# rpcs3 choppy performance



## oodhfshdfbs (Apr 7, 2020)

Just wondering if it's my pc specs that aren't quite up to the specs for rpcs3 or whether I just haven't configured it right?

I get choppy sound but it's more like choppy sound combined with the image being jittery. some games are worse than others. maybe the emulator is just not there yet? although I have read other people get pretty smooth experiences. my specs are;

CPU
Intel Core i5-4670K @3.40GHz
8gb ram
64bit

GPU
AMD Radeon R9 200 Series
vram 4096

drivers up to date

what would be the optimal settings to try?


----------



## Tom Bombadildo (Apr 7, 2020)

Knowing the games you're trying might help, as well as the settings. Not all games perform the same, some require a lot more resources than others, some require specific settings. 

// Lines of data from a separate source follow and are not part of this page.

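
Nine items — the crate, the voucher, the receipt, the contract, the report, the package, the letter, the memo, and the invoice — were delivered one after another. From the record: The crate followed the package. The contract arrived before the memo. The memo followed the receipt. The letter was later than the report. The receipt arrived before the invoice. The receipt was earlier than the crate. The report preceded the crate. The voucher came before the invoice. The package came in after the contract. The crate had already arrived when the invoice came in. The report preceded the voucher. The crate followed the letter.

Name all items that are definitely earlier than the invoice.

Directly stated before the invoice: the crate, the receipt, and the voucher.
The contract reaches the invoice via the contract → the package → the crate → the invoice.
The letter reaches the invoice via the letter → the crate → the invoice.
The package reaches the invoice via the package → the crate → the invoice.
Likewise the report reaches the invoice by chaining the stated constraints.

the contract, the crate, the letter, the package, the receipt, the report, the voucher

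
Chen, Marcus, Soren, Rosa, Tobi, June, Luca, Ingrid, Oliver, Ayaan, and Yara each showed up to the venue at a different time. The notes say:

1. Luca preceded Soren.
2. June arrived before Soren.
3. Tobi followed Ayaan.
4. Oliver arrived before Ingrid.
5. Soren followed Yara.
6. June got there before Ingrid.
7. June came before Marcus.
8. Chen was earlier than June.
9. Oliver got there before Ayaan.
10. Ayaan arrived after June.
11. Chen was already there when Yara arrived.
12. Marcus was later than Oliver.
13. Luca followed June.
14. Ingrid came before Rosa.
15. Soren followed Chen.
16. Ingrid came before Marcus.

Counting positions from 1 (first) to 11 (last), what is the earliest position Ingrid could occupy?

4

Chen, June, and Oliver must all come before Ingrid — 3 forced predecessors.
Nothing else is forced ahead of Ingrid, so their earliest slot is position 3 + 1 = 4.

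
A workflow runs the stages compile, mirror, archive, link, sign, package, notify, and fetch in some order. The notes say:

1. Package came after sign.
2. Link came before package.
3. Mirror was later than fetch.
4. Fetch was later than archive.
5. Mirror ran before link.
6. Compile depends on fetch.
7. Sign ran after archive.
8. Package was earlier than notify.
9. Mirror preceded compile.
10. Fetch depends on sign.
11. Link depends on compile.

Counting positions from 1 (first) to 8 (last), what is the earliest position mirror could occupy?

Archive, fetch, and sign must all come before mirror — 3 forced predecessors.
Nothing else is forced ahead of mirror, so its earliest slot is position 3 + 1 = 4.

4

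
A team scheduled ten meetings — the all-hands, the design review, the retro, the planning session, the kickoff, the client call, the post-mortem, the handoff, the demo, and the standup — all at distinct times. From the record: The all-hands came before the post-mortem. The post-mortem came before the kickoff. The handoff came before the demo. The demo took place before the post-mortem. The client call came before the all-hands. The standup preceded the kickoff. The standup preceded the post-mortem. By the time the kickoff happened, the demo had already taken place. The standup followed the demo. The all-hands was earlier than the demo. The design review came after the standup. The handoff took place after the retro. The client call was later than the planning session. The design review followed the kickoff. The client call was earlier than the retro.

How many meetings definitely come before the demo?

5

Directly stated before the demo: the all-hands and the handoff.
The client call reaches the demo via the client call → the all-hands → the demo.
The planning session reaches the demo via the planning session → the client call → the all-hands → the demo.
The retro reaches the demo via the retro → the handoff → the demo.
No chain forces the design review (or any of the others) ahead of the demo.
That's the all-hands, the client call, the handoff, the planning session, and the retro — 5 in all.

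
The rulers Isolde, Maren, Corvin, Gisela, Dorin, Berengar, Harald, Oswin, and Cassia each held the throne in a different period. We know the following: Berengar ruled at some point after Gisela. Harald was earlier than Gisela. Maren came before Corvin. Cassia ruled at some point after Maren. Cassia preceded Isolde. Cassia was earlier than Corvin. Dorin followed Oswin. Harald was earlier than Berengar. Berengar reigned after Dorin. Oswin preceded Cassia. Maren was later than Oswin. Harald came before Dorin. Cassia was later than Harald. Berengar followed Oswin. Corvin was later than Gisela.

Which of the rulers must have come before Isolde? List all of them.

Cassia, Harald, Maren, Oswin

Directly stated before Isolde: Cassia.
Harald reaches Isolde via Harald → Cassia → Isolde.
Maren reaches Isolde via Maren → Cassia → Isolde.
Oswin reaches Isolde via Oswin → Cassia → Isolde.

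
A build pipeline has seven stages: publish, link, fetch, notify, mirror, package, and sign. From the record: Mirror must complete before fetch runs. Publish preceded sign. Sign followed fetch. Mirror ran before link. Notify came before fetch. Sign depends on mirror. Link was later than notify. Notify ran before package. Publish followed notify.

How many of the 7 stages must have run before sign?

Directly stated before sign: fetch, mirror, and publish.
Notify reaches sign via notify → publish → sign.
No chain forces link (or any of the others) ahead of sign.
That's fetch, mirror, notify, and publish — 4 in all.

4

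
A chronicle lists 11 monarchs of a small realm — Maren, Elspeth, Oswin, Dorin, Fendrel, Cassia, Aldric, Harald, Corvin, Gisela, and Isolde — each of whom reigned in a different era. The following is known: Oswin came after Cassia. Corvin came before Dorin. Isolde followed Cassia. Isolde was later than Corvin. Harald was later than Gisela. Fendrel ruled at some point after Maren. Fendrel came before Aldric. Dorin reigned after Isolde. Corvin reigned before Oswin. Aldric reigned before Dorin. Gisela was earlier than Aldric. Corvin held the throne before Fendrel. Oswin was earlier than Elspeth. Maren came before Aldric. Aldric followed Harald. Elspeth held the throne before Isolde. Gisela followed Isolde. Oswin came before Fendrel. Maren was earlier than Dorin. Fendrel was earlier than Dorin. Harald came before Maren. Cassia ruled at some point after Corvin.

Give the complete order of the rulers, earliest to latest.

Corvin, Cassia, Oswin, Elspeth, Isolde, Gisela, Harald, Maren, Fendrel, Aldric, Dorin

The constraints fix every adjacent pair, so only one ordering works:
Corvin → Cassia → Oswin → Elspeth → Isolde → Gisela → Harald → Maren → Fendrel → Aldric → Dorin.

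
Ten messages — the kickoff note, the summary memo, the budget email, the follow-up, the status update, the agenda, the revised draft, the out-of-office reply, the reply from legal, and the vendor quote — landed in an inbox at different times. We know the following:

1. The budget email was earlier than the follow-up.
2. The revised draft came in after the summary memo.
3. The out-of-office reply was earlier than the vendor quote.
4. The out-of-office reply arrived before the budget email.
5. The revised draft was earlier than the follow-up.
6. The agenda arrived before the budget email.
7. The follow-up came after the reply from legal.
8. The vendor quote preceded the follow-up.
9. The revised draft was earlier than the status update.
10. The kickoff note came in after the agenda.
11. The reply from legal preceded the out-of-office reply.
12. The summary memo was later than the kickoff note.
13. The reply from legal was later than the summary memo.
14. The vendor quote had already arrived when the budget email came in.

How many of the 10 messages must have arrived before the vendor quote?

Directly stated before the vendor quote: the out-of-office reply.
The agenda reaches the vendor quote via the agenda → the kickoff note → the summary memo → the reply from legal → the out-of-office reply → the vendor quote.
The kickoff note reaches the vendor quote via the kickoff note → the summary memo → the reply from legal → the out-of-office reply → the vendor quote.
The reply from legal reaches the vendor quote via the reply from legal → the out-of-office reply → the vendor quote.
Likewise the summary memo reaches the vendor quote by chaining the stated constraints.
That's the agenda, the kickoff note, the out-of-office reply, the reply from legal, and the summary memo — 5 in all.

5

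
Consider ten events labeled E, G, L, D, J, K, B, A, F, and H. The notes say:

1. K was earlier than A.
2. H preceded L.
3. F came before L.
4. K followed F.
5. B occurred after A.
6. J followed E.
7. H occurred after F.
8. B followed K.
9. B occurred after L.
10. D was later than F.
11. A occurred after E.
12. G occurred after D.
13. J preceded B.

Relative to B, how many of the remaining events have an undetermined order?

2

Forced before B: A, E, F, H, J, K, and L.
That leaves D and G with no forced order relative to B — 2.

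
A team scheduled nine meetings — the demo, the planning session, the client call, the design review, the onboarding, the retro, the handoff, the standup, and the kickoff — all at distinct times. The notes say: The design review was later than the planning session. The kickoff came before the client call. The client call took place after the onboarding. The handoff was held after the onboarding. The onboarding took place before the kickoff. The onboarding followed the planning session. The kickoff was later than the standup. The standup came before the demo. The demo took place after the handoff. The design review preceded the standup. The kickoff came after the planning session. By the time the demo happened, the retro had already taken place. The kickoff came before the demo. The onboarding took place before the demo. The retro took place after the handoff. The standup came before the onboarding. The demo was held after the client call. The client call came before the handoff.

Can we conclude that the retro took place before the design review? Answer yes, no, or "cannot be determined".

no

Tracing the constraints gives the design review → the standup → the onboarding → the handoff → the retro, so the design review must come before the retro.
That means the retro cannot be before the design review.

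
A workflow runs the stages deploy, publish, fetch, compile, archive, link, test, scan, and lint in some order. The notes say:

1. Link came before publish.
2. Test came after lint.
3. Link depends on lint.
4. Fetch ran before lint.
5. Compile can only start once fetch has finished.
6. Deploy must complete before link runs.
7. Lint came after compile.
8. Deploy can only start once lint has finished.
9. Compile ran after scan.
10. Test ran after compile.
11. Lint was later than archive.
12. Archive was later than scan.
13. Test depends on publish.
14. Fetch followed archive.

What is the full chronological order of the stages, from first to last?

The constraints fix every adjacent pair, so only one ordering works:
scan → archive → fetch → compile → lint → deploy → link → publish → test.

scan, archive, fetch, compile, lint, deploy, link, publish, test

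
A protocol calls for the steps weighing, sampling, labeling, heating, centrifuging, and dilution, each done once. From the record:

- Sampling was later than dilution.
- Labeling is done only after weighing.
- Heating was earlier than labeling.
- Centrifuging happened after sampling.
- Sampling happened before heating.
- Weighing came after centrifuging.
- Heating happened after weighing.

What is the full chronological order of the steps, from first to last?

dilution, sampling, centrifuging, weighing, heating, labeling

The constraints fix every adjacent pair, so only one ordering works:
dilution → sampling → centrifuging → weighing → heating → labeling.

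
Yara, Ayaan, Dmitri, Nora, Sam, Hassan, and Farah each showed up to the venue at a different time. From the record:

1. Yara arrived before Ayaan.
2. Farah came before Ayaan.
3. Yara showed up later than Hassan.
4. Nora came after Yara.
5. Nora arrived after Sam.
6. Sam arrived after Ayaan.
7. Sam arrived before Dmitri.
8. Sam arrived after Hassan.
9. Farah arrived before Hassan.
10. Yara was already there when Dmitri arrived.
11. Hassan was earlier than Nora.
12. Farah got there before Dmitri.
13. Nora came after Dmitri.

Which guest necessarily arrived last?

Every other guest has a chain of constraints placing them before Nora, so Nora is last.

Nora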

But yes, your CPU in particular is a bit on the low end for running most games in RPCS3 at full speed, you'll probably want to upgrade at some point in the future.


----------



## oodhfshdfbs (Apr 7, 2020)

yea I am kind of going in blind in terms of settings. used the same as this guide;


i've tried demon's souls, catherine, dead or alive 5 final round, dark souls II scholar of the first sin. all of which had differing levels of glitching. catherine seemed to fare better than the others but dead or alive crashed at the menu screen and both the from software games we pretty glitchy. demon souls had quite a bit of stuttering in the intro movie which continued into the game, dark souls 2 was an improvement in the intro sections (actually looked quite good here..) but the glitches were pretty bad in game. I am mostly looking at the games listed as best compatibility on the rpcs3 site. I am definitely gonna upgrade some bits and bobs on this pc at some point. what would be a recommended cpu for running this a little better?


----------